I think it would be much better instead to decouple the zarr v3 data types from numpy data types --- and define as explicit zarr v3 data types:
- variable length unicode and byte strings
- json values
I think it would be best to avoid supporting a general Python object type at all.
There was a problem hiding this comment.
Note: These variable length strings and json values when stored in a numpy array would have to be stored using the numpy object data type. But that does not need to match the data type of the zarr array.
There was a problem hiding this comment.
Yes, I agree that the extension should not be specifically for general Python objects and needs to be revised substantially. We actually did not have any tests in core zarr-python involving object arrays, but I found that they were used in the Xarray test suite. Specifically this method on the DatasetIOBase class that the Zarr backend tests are a subclass of.
| ------------------------------------------- | ||
|
|
||
| These are fixed width strings corresponding to NumPy dtypes with `kind` 'S'. | ||
| For backward compatibility with Python 2's ``str`` these are zero-terminated |
There was a problem hiding this comment.
Zero-terminated strings normally refers to the C null-terminated string convention where the length is not explicitly indicated and instead the end of the string is indicated by a '\0' value. I would call this zero-padded rather than zero-terminated, since there is no zero terminator if the string is exactly equal to the specified length.
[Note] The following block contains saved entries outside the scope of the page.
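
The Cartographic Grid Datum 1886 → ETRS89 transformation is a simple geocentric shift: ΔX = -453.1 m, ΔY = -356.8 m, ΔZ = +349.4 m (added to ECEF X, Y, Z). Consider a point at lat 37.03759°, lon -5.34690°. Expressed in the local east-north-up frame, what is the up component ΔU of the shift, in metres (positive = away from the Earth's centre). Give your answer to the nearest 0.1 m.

At φ = 37.03759°, λ = -5.34690°: sin φ = 0.602339, cos φ = 0.798241, sin λ = -0.093186, cos λ = 0.995649.
ΔU = cos φ cos λ·ΔX + cos φ sin λ·ΔY + sin φ·ΔZ = (0.798241)(0.995649)(-453.1) + (0.798241)(-0.093186)(-356.8) + (0.602339)(349.4) = -123.11 m.

ΔU = -123.1 m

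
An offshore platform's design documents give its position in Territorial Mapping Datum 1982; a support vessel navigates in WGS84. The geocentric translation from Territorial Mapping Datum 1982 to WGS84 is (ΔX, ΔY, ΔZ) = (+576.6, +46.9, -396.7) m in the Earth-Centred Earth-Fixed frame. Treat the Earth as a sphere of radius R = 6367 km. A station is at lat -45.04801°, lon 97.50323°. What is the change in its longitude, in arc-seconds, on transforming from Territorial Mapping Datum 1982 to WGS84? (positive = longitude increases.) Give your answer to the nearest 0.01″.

Δλ = -26.49″

sin φ = -0.707699, cos φ = 0.706514, sin λ = 0.991438, cos λ = -0.130582.
East component: ΔE = −sin λ·ΔX + cos λ·ΔY = −(0.991438)(576.6) + (-0.130582)(46.9) = -577.79 m.
1° of latitude spans πR/180 = 111125 m; at latitude φ, 1° of longitude spans that × cos φ = 78511.5 m, so Δλ = -577.79 / 78511.5 × 3600 = -26.493″.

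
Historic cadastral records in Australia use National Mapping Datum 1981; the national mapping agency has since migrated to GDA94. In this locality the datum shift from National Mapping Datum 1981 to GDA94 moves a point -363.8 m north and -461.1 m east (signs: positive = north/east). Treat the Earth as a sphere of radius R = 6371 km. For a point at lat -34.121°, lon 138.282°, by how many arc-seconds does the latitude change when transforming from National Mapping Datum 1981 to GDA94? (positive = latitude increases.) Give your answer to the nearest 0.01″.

Δφ = -11.78″

On a sphere of radius R, 1 rad of latitude = R, so Δφ = ΔN / R = -363.8 / 6371000 = -5.7102e-05 rad = -11.778″.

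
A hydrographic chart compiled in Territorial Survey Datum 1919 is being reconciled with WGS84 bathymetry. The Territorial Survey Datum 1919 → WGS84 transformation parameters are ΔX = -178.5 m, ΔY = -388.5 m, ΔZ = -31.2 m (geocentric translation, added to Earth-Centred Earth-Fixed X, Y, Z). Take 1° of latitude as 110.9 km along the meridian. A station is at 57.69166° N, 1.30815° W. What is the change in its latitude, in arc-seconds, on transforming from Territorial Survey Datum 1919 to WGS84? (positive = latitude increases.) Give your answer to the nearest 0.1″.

sin φ = 0.845184, cos φ = 0.534475, sin λ = -0.022830, cos λ = 0.999739.
North component: ΔN = −sin φ cos λ·ΔX − sin φ sin λ·ΔY + cos φ·ΔZ = −(0.845184)(0.999739)(-178.5) − (0.845184)(-0.022830)(-388.5) + (0.534475)(-31.2) = 126.65 m.
1° of latitude spans 110900 m, so Δφ = 126.65 / 110900 × 3600 = 4.111″.

Δφ = 4.1″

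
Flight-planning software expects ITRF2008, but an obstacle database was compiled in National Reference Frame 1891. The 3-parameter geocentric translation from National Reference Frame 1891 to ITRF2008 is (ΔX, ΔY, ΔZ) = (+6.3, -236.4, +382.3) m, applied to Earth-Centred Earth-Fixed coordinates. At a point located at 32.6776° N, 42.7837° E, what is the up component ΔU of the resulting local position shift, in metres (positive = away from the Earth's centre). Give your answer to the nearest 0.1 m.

ΔU = 75.1 m

The local up (radial) axis is (cos φ cos λ, cos φ sin λ, sin φ), giving ΔU = 3.892 − 135.156 + 206.408 = 75.14 m.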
There was a problem hiding this comment.
Yeah, I was a bit confused regarding this as the NumPy dtype docs refer to this type as "zero-terminated bytes".
| - Numerical type | ||
| - Size (no. bytes) | ||
| - Byte order | ||
| * - list of (<name>, <type>) tuples |
There was a problem hiding this comment.
NumPy (and zarr v2) supports a third variant, where you have (name, type, shape). The shape specifies the dimensions of an "inner" array of elements.
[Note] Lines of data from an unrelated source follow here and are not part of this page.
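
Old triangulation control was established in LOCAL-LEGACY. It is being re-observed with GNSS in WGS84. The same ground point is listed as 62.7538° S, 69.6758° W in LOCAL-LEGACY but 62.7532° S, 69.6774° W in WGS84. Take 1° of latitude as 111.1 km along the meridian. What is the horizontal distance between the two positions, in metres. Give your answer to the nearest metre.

Δφ = -62.7532° − -62.7538° = +0.0006°; Δλ = -69.6774° − -69.6758° = -0.0016°.
ΔN = Δφ × 111100 = 66.7 m; ΔE = Δλ × 111100 × cos(-62.7538°) = -0.0016 × 111100 × 0.457815 = -81.4 m.
Distance = √(ΔE² + ΔN²) = √((-81.4)² + 66.7²) = 105.2 m.

105 m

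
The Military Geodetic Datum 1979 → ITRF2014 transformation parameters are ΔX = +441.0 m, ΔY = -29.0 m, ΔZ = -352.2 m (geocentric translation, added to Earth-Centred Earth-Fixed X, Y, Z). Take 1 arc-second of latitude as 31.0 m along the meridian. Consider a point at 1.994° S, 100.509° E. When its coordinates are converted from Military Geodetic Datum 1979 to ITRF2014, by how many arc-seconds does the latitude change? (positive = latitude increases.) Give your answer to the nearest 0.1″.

sin φ = -0.034795, cos φ = 0.999394, sin λ = 0.983226, cos λ = -0.182390.
North component: ΔN = −sin φ cos λ·ΔX − sin φ sin λ·ΔY + cos φ·ΔZ = −(-0.034795)(-0.182390)(441.0) − (-0.034795)(0.983226)(-29.0) + (0.999394)(-352.2) = -355.78 m.
1° of latitude spans 3600 × 31.00 = 111600 m, so Δφ = -355.78 / 111600 × 3600 = -11.477″.

Δφ = -11.5″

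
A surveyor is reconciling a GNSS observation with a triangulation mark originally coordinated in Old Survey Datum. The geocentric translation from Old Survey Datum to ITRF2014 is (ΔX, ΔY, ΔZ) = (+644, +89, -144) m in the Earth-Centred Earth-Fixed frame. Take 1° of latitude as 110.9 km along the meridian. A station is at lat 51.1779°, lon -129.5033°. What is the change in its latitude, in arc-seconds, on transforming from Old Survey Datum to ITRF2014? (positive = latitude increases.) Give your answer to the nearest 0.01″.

Δφ = 9.17″

sin φ = 0.779096, cos φ = 0.626904, sin λ = -0.771588, cos λ = -0.636123.
North component: ΔN = −sin φ cos λ·ΔX − sin φ sin λ·ΔY + cos φ·ΔZ = −(0.779096)(-0.636123)(644) − (0.779096)(-0.771588)(89) + (0.626904)(-144) = 282.39 m.
1° of latitude spans 110900 m, so Δφ = 282.39 / 110900 × 3600 = 9.167″.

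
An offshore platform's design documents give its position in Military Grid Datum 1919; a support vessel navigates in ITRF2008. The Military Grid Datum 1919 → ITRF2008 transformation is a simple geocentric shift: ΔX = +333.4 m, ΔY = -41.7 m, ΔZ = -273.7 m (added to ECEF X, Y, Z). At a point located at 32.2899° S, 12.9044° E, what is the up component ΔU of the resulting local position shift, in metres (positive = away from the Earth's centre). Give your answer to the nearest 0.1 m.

At φ = -32.2899°, λ = 12.9044°: sin φ = -0.534203, cos φ = 0.845356, sin λ = 0.223325, cos λ = 0.974744.
ΔU = cos φ cos λ·ΔX + cos φ sin λ·ΔY + sin φ·ΔZ = (0.845356)(0.974744)(333.4) + (0.845356)(0.223325)(-41.7) + (-0.534203)(-273.7) = 413.06 m.

ΔU = 413.1 m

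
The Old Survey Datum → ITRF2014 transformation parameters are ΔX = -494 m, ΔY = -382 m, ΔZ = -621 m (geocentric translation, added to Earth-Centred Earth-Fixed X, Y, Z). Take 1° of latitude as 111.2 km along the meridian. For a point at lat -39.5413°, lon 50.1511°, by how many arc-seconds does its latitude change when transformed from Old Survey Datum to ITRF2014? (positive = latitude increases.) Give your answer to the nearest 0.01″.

sin φ = -0.636634, cos φ = 0.771166, sin λ = 0.767737, cos λ = 0.640765.
North component: ΔN = −sin φ cos λ·ΔX − sin φ sin λ·ΔY + cos φ·ΔZ = −(-0.636634)(0.640765)(-494) − (-0.636634)(0.767737)(-382) + (0.771166)(-621) = -867.12 m.
1° of latitude spans 111200 m, so Δφ = -867.12 / 111200 × 3600 = -28.072″.

Δφ = -28.07″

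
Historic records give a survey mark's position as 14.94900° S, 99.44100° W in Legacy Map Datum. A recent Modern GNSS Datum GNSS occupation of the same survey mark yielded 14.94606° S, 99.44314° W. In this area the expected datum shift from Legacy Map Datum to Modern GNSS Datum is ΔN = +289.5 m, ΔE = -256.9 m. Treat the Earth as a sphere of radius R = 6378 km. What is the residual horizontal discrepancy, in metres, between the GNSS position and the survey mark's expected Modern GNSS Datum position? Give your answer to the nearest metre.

46 m

Observed coordinate differences: Δφ = +0.00294°, Δλ = -0.00214°.
Converting to metres (1° lat = 111317 m, cos φ = 0.966156): observed ΔN = 327.3 m, observed ΔE = -230.2 m.
Subtracting the expected shift leaves a residual of 327.3 − (289.5) = 37.8 m north and -230.2 − (-256.9) = 26.7 m east.
Residual distance = √(37.8² + 26.7²) = 46.3 m.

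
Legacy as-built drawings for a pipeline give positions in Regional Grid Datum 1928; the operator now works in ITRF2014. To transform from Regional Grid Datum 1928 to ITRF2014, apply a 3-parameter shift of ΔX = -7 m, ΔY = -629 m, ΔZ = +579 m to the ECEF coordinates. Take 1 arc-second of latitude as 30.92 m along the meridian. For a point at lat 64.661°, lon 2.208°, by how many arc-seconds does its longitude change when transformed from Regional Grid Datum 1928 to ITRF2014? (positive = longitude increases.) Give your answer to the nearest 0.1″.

Δλ = -47.5″

sin φ = 0.903791, cos φ = 0.427973, sin λ = 0.038527, cos λ = 0.999258.
East component: ΔE = −sin λ·ΔX + cos λ·ΔY = −(0.038527)(-7) + (0.999258)(-629) = -628.26 m.
1° of latitude spans 3600 × 30.92 = 111312 m; at latitude φ, 1° of longitude spans that × cos φ = 47638.5 m, so Δλ = -628.26 / 47638.5 × 3600 = -47.477″.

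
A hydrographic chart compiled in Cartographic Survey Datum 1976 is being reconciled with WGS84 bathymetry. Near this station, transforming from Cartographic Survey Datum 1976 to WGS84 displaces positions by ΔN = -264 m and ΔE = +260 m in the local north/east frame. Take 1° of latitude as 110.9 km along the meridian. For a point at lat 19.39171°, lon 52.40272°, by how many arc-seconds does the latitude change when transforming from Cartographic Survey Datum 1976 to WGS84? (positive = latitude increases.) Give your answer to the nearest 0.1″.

Δφ = -8.6″

1° of latitude = 110.9 km, so Δφ = -264.0 / 110900 = -0.0023805° = -8.570″.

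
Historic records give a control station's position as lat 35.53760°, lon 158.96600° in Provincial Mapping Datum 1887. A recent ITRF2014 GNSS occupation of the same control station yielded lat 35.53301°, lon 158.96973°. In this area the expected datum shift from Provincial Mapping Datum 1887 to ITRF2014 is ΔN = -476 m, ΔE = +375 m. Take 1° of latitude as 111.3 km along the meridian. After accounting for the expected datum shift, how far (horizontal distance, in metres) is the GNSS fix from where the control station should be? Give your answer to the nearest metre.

51 m

Observed coordinate differences: Δφ = -0.00459°, Δλ = +0.00373°.
Converting to metres (1° lat = 111300 m, cos φ = 0.813734): observed ΔN = -510.9 m, observed ΔE = 337.8 m.
Subtracting the expected shift leaves a residual of -510.9 − (-476) = -34.9 m north and 337.8 − (375) = -37.2 m east.
Residual distance = √((-34.9)² + (-37.2)²) = 51.0 m.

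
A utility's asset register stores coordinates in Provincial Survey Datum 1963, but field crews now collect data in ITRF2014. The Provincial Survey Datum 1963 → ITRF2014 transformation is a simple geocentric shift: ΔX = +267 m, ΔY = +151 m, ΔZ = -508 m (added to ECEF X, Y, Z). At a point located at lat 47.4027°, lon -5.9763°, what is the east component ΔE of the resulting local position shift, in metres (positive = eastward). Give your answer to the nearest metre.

ΔE = 178 m

The local east axis at (φ, λ) is (−sin λ, cos λ, 0), so ΔE = −sin(-5.9763°)·267 + cos(-5.9763°)·151 = 177.98 m.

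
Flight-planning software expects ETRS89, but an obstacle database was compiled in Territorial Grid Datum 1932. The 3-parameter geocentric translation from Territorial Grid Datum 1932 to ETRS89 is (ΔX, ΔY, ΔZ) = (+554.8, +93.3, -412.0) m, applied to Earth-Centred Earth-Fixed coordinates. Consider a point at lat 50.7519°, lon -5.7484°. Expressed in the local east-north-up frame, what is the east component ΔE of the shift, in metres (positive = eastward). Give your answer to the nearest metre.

The local east axis at (φ, λ) is (−sin λ, cos λ, 0), so ΔE = −sin(-5.7484°)·554.8 + cos(-5.7484°)·93.3 = 148.40 m.

ΔE = 148 m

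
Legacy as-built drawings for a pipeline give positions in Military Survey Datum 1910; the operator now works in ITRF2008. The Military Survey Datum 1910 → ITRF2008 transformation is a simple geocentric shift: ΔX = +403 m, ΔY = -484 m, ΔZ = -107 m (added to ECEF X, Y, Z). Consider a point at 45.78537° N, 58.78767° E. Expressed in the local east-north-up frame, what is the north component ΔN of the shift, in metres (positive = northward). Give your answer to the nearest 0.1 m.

At φ = 45.78537°, λ = 58.78767°: sin φ = 0.716733, cos φ = 0.697348, sin λ = 0.855253, cos λ = 0.518211.
ΔN = −sin φ cos λ·ΔX − sin φ sin λ·ΔY + cos φ·ΔZ = −(0.716733)(0.518211)(403) − (0.716733)(0.855253)(-484) + (0.697348)(-107) = 72.39 m.

ΔN = 72.4 m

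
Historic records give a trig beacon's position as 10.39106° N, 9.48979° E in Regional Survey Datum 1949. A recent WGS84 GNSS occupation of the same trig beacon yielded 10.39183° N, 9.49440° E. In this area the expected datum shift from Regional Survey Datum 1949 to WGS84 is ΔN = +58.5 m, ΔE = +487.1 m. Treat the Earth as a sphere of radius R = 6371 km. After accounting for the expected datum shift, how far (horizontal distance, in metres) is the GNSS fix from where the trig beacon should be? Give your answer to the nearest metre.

Observed coordinate differences: Δφ = +0.00077°, Δλ = +0.00461°.
Converting to metres (1° lat = 111195 m, cos φ = 0.983600): observed ΔN = 85.6 m, observed ΔE = 504.2 m.
Subtracting the expected shift leaves a residual of 85.6 − (58.5) = 27.1 m north and 504.2 − (487.1) = 17.1 m east.
Residual distance = √(27.1² + 17.1²) = 32.1 m.

32 m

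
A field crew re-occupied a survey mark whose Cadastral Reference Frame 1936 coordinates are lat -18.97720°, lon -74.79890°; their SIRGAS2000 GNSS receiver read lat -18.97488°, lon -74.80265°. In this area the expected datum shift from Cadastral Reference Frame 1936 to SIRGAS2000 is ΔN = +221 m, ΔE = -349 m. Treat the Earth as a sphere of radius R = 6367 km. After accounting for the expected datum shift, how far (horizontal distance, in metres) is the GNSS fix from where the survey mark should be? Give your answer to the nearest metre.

58 m

Observed coordinate differences: Δφ = +0.00232°, Δλ = -0.00375°.
Converting to metres (1° lat = 111125 m, cos φ = 0.945648): observed ΔN = 257.8 m, observed ΔE = -394.1 m.
Subtracting the expected shift leaves a residual of 257.8 − (221) = 36.8 m north and -394.1 − (-349) = -45.1 m east.
Residual distance = √(36.8² + (-45.1)²) = 58.2 m.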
There was a problem hiding this comment.
Yeah, I had forgotten to list that one and will update it here to describe an optional [, shape]. I think we do test it already.
joshmoore
left a comment
There was a problem hiding this comment.
Great to have these discussions started, @grlee77! Also 👍 for @jbms' comments, but I could also see getting this into the dev branch before they are resolved as with zarr-developers/zarr-python#898 so that we have more people working from the same starting point.
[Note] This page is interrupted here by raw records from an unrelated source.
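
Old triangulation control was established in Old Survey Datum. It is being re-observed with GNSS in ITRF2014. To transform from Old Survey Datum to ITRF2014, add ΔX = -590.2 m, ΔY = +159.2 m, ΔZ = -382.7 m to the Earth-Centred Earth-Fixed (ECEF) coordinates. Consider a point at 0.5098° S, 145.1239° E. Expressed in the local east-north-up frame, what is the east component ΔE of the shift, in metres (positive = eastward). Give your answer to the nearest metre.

ΔE = 207 m

The local east axis at (φ, λ) is (−sin λ, cos λ, 0), so ΔE = −sin(145.1239°)·(-590.2) + cos(145.1239°)·159.2 = 206.87 m.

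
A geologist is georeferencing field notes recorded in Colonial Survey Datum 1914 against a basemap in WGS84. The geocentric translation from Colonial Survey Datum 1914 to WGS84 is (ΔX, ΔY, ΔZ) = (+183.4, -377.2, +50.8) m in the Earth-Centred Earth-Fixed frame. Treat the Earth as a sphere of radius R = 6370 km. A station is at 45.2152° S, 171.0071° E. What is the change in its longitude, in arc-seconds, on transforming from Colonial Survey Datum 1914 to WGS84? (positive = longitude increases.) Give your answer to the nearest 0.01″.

Δλ = 15.81″

sin φ = -0.709758, cos φ = 0.704446, sin λ = 0.156312, cos λ = -0.987708.
East component: ΔE = −sin λ·ΔX + cos λ·ΔY = −(0.156312)(183.4) + (-0.987708)(-377.2) = 343.90 m.
1° of latitude spans πR/180 = 111177 m; at latitude φ, 1° of longitude spans that × cos φ = 78318.5 m, so Δλ = 343.90 / 78318.5 × 3600 = 15.808″.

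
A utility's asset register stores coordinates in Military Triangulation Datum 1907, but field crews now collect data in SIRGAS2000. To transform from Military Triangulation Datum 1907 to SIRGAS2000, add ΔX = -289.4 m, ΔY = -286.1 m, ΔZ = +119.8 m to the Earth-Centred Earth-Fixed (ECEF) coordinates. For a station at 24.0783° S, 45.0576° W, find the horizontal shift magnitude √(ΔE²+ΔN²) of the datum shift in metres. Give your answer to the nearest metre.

The local east axis at (φ, λ) is (−sin λ, cos λ, 0), so ΔE = −sin(-45.0576°)·(-289.4) + cos(-45.0576°)·(-286.1) = -406.94 m.
The local north axis is (−sin φ cos λ, −sin φ sin λ, cos φ), giving ΔN = -83.405 + 82.620 + 109.376 = 108.59 m.
Horizontal magnitude = √(ΔE² + ΔN²) = √((-406.94)² + 108.59²) = 421.18 m.

421 m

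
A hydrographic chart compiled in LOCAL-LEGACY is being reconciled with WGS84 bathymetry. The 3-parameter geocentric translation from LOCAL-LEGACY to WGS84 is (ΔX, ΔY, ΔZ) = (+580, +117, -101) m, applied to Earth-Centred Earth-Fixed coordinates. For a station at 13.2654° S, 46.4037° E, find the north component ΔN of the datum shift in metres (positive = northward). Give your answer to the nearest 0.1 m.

ΔN = 12.9 m

At φ = -13.2654°, λ = 46.4037°: sin φ = -0.229462, cos φ = 0.973318, sin λ = 0.724216, cos λ = 0.689573.
ΔN = −sin φ cos λ·ΔX − sin φ sin λ·ΔY + cos φ·ΔZ = −(-0.229462)(0.689573)(580) − (-0.229462)(0.724216)(117) + (0.973318)(-101) = 12.91 m.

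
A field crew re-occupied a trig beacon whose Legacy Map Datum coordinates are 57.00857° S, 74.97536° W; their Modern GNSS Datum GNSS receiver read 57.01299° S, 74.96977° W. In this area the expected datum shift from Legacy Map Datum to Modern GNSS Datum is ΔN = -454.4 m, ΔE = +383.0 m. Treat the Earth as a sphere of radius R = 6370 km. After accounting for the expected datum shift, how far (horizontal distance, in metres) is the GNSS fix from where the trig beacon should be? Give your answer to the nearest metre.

Observed coordinate differences: Δφ = -0.00442°, Δλ = +0.00559°.
Converting to metres (1° lat = 111177 m, cos φ = 0.544514): observed ΔN = -491.4 m, observed ΔE = 338.4 m.
Subtracting the expected shift leaves a residual of -491.4 − (-454.4) = -37.0 m north and 338.4 − (383.0) = -44.6 m east.
Residual distance = √((-37.0)² + (-44.6)²) = 57.9 m.

58 m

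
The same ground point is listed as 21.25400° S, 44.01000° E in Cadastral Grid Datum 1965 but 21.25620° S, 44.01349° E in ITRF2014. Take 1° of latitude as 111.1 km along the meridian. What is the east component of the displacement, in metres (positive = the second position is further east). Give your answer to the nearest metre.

Δφ = -21.25620° − -21.25400° = -0.00220°; Δλ = 44.01349° − 44.01000° = +0.00349°.
ΔN = Δφ × 111100 = -244.4 m; ΔE = Δλ × 111100 × cos(-21.25400°) = +0.00349 × 111100 × 0.931983 = 361.4 m.

ΔE = 361 m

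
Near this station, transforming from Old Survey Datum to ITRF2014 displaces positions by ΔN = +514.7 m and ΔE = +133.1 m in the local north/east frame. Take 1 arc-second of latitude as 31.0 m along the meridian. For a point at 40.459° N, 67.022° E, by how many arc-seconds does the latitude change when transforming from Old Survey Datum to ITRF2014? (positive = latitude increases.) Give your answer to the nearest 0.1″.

1″ of latitude = 31.00 m, so Δφ = 514.7 / 31.00 = 16.603″.

Δφ = 16.6″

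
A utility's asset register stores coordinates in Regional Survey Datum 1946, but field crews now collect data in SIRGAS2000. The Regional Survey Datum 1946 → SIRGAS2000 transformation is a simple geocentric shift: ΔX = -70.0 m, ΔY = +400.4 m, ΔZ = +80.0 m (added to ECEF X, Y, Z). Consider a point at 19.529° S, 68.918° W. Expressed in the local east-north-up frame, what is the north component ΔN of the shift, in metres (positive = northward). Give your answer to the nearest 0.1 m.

ΔN = -57.9 m

At φ = -19.529°, λ = -68.918°: sin φ = -0.334284, cos φ = 0.942472, sin λ = -0.933067, cos λ = 0.359704.
ΔN = −sin φ cos λ·ΔX − sin φ sin λ·ΔY + cos φ·ΔZ = −(-0.334284)(0.359704)(-70.0) − (-0.334284)(-0.933067)(400.4) + (0.942472)(80.0) = -57.91 m.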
| extensions/filters/v1.0 | ||
| extensions/complex-dtypes/v1.0 | ||
| extensions/datetime-dtypes/v1.0 | ||
| extensions/object-dtypes/v1.0 |
There was a problem hiding this comment.
Mostly as a side note as we work out the process, we may want to lower these numbers depending in our confidence and the intended interpretation.
|
Wonderfully, this has no conflicts despite the recent updates! I'm merging and will leave the comments above unresolved for capturing as the editing of v3 moves forward. (If anyone feels moved to create issues, please just cross-link) Note: as mentioned in gitter, merging PRs into core-protocol-v3.0-dev doesn't imply that a feature is final. |
This adds draft extensions for the remaining dtypes supported for Zarr v2 arrays in zarr-python that are not part of the core v3 spec. Merging this would at least give us a URL to point to for these dtypes in zarr-developers/zarr-python#898.
The language here will eventually need updating to be more spec-like and more implementation neutral (e.g. less NumPy/Python specific). What is there now, at least describes the current behavior in zarr-python.
In the last community call @jbms (from from the tensorstore team) mentioned that NumPy's fixed width unicode arrays are not very desirable and variable length strings are likely of more interest. There is not a variable length string dtype in NumPy, but variable length strings can be stored as object arrays (H5Py for example does this). I know Pandas 1.0 also introduced their own
StringDType, but I haven't looked into the specifics of that.